The process of prosthetic eye making, to our surprise, will take place in one (long) day. JR and I will arrive at the ocularist's office at 9am on 4/24, and can expect to be there until 5pm. I expect aspects of the process to be difficult, and I'm most nervous about the making of the prosthetic mold. (This site outlines the steps involved in creating a prosthetic eye: http://carolinaeyeprosthetics.com/making-a-prosthetic-eye/). The ocularist will pour a substance into JR's eye socket to create the proper impression. Considering JR's anxiety over any type of medical touch, I don't anticipate this going well. We are talking to him about it in effort to prepare him -it will not hurt, but apparently it feels cold and "funny". We will have long breaks during the day while the mold sets, and eventually while it's painted. So we will go out to lunch and pack some fun surprises for the day. What I'm very excited about is the fact that we will go home with JR's eye! We will learn and practice cleaning it and taking it in and out quite a bit in the early weeks, until we are all used to it. I'm not sure what the care of the prosthetic entails going forward, but I do know it will be like nothing compared to the uphill battle of keeping his sick eye "healthy". So all in all, we are excited for this final phase!
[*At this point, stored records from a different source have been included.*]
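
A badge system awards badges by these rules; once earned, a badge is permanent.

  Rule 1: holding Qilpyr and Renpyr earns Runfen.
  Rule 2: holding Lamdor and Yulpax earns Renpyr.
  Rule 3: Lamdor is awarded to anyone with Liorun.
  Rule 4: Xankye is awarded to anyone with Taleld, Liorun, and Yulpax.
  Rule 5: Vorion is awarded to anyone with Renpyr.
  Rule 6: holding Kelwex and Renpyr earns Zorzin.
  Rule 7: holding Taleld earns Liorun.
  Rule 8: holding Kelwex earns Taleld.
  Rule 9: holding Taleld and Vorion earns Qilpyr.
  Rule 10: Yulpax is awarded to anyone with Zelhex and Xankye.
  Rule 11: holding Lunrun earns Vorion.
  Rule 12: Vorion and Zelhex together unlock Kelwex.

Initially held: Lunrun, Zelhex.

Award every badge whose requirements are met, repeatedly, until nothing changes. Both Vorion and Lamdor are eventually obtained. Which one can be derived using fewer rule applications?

Vorion

Vorion: With Lunrun, Vorion is earned (Rule 11). [1 rule application]
Lamdor: With Lunrun, Vorion is earned (Rule 11). With Vorion and Zelhex, Kelwex is earned (Rule 12). With Kelwex, Taleld is earned (Rule 8). With Taleld, Liorun is earned (Rule 7). With Liorun, Lamdor is earned (Rule 3). [5 rule applications]
Vorion needs fewer.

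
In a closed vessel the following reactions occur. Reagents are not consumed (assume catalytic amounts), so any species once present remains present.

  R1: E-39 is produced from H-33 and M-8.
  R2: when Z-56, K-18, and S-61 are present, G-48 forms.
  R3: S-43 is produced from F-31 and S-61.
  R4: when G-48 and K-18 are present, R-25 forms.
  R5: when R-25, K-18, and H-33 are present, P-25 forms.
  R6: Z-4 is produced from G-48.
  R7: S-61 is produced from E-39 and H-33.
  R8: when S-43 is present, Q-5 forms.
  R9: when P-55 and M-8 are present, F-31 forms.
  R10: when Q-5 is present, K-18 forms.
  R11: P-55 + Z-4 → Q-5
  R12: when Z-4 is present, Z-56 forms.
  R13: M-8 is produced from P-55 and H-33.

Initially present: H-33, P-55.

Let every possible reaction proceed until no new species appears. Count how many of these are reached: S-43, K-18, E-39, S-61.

P-55 and H-33 present → M-8 forms (R13).
P-55 and M-8 present → F-31 forms (R9).
H-33 and M-8 present → E-39 forms (R1).
E-39 and H-33 present → S-61 forms (R7).
F-31 and S-61 present → S-43 forms (R3).
S-43 present → Q-5 forms (R8).
Q-5 present → K-18 forms (R10).
S-43: reached.
K-18: reached.
E-39: reached.
S-61: reached.
All 4 are reached.

4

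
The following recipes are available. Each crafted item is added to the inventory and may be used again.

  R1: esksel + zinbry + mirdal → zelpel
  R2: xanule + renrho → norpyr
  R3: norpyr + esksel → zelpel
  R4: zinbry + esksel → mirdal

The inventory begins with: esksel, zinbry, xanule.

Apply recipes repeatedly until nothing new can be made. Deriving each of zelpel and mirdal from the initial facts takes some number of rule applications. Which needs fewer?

mirdal

mirdal: Using R4, zinbry and esksel make mirdal. [1 rule application]
zelpel: zinbry + esksel → mirdal (R4). Using R1, esksel, zinbry, and mirdal make zelpel. [2 rule applications]
mirdal needs fewer.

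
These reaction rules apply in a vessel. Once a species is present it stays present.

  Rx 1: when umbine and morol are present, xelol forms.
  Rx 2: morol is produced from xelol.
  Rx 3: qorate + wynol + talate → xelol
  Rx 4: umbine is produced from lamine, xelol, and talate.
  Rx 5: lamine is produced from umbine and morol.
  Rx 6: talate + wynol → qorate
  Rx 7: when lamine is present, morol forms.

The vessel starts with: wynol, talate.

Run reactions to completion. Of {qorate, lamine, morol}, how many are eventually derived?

talate and wynol present → qorate forms (Rx 6).
qorate, wynol, and talate present → xelol forms (Rx 3).
xelol present → morol forms (Rx 2).
qorate: reached.
lamine would need umbine and morol (Rx 5), but umbine never forms.
morol: reached.
Reached: qorate and morol — 2 of the 3.

2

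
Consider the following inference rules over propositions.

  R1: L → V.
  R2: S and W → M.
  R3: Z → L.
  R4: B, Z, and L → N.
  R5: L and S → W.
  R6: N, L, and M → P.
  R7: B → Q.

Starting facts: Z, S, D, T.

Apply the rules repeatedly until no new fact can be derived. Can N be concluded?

No

N would need B, Z, and L (R4), but B is never established.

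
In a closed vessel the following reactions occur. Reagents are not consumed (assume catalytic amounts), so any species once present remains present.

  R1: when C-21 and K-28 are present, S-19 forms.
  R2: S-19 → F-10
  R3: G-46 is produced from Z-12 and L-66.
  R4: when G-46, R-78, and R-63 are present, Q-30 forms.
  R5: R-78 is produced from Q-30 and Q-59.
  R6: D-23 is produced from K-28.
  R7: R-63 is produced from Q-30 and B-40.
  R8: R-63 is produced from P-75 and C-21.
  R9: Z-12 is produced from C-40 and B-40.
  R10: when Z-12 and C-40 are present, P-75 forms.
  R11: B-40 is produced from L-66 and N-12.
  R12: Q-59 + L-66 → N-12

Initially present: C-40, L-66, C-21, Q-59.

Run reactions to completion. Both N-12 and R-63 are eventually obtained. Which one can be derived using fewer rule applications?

N-12: Q-59 and L-66 present → N-12 forms (R12). [1 rule application]
R-63: Q-59 and L-66 present → N-12 forms (R12). L-66 and N-12 present → B-40 forms (R11). C-40 and B-40 present → Z-12 forms (R9). Z-12 and C-40 present → P-75 forms (R10). P-75 and C-21 present → R-63 forms (R8). [5 rule applications]
N-12 needs fewer.

N-12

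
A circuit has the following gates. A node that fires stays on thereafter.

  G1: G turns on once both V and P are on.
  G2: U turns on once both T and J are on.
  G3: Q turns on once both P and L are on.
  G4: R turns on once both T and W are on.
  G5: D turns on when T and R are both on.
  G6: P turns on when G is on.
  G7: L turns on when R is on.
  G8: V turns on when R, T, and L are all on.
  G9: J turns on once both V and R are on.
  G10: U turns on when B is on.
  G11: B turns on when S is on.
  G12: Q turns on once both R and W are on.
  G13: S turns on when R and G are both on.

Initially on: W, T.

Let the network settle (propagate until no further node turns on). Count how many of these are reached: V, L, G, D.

3

T and W are on, so R turns on (G4).
T and R are on, so D turns on (G5).
R is on, so L turns on (G7).
G8: R, T, and L on → V on.
V: reached.
L: reached.
G would need V and P (G1), but P never turns on.
D: reached.
Reached: V, L, and D — 3 of the 4.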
In other medical updates, JR will have his 3-year remission scans on May 22nd (feels too soon!). Once that is behind us, we can -prayerfully- CELEBRATE, and look forward to (hopefully) 6 months with minimal appointments until the next MRI.
In closing, I want to send a big thanks to all for the outpouring of support during JR's surgery. The meals, gifts for JR, gifts to our family, and constant love and prayers went a long way in making us feel loved and supported through a very emotional and difficult chapter. We have been loved so well throughout all of JR's journey, and it has been one of our greatest blessings. The love, compassion and generosity I have experienced over these past 3 years has developed my own capacity for loving others well. It's been nothing short of amazing.
With Easter Sunday tomorrow, my heart is filled with gratitude for my family and the people God has placed in my life to walk alongside me through this crazy journey. And for God's assurance that He is in control of every detail, and He will work all things together for good when you trust Him.